Last week in this year’s first House Homeland Security Committee hearing, former U.S. Comptroller General David Walker testified that we need to “recognize reality…that we are never going to fully protect the border.” This directly supports Congressman Vela’s assertion that a “trigger” would only be an arbitrary declaration to delay the implementation of immigration reform.
Congressman Vela stated on February 18th:
“Opponents of immigration reform seek to hold the legislative process hostage by insisting on an arbitrary declaration of border security on the US-Mexico border. Attaching such a contingency to the debate is nothing more than an overt attempt to thwart reform efforts.
“Simply put, those who would condition immigration reform on a trigger of border security simply oppose a pathway to citizenship for 11 million undocumented workers and their families currently in the United States.”
Continue reading for a transcript of David Walker’s response, or click here to watch the video.
HOMELAND SECURITY COMMITTEE HEARING TRANSCRIPT
VELA: Mr. Walker – you on a few occasions mentioned the difficulty in mitigation of risk, and I was curious if you could expound on that.
DAVID WALKER: I think my point is - is that we’re never going to fully protect the border. We’re never going to fully protect the air system. Just recognize reality.
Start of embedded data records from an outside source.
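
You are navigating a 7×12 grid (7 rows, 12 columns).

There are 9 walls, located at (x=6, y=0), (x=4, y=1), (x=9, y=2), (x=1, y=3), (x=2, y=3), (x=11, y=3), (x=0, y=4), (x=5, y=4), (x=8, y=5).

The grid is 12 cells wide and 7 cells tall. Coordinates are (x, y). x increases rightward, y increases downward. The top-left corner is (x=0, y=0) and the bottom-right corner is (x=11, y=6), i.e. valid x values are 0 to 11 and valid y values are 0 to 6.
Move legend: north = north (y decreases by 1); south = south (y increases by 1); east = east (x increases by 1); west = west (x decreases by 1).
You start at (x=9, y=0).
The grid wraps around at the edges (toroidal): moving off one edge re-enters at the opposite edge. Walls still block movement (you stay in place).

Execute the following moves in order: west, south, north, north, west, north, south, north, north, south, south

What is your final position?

Start: (x=9, y=0)
  west (west): (x=9, y=0) -> (x=8, y=0)
  south (south): (x=8, y=0) -> (x=8, y=1)
  north (north): (x=8, y=1) -> (x=8, y=0)
  north (north): (x=8, y=0) -> (x=8, y=6)
  west (west): (x=8, y=6) -> (x=7, y=6)
  north (north): (x=7, y=6) -> (x=7, y=5)
  south (south): (x=7, y=5) -> (x=7, y=6)
  north (north): (x=7, y=6) -> (x=7, y=5)
  north (north): (x=7, y=5) -> (x=7, y=4)
  south (south): (x=7, y=4) -> (x=7, y=5)
  south (south): (x=7, y=5) -> (x=7, y=6)
Final: (x=7, y=6)

Answer: Final position: (x=7, y=6)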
That’s not going to be the case. It’s an impossible task. And therefore we also have to recognize that we’ve got limited resources that are going to become more limited.
And - that’s why it is so important to be able to create this comprehensive integrated plan that focuses on risk.
There are certain areas of the country that are higher risk than others. There are certain modes of transportation that are higher risk than others.
There are certain areas of the country that quite frankly where you don’t have, you know, a large population, and you can use technology to be able to help scan the border. But if somebody crosses the border, which they easily can, you’re going to have to have a system to be able to get them within 100 miles or something of that nature in order to be able to deal with it.
So we have to recognize there is no such thing as zero risk. We have to mitigate risk. It will never be zero. And we need to mitigate in an intelligent way where we’re trying to protect as many people as possible and as much assets as possible given the resources we have.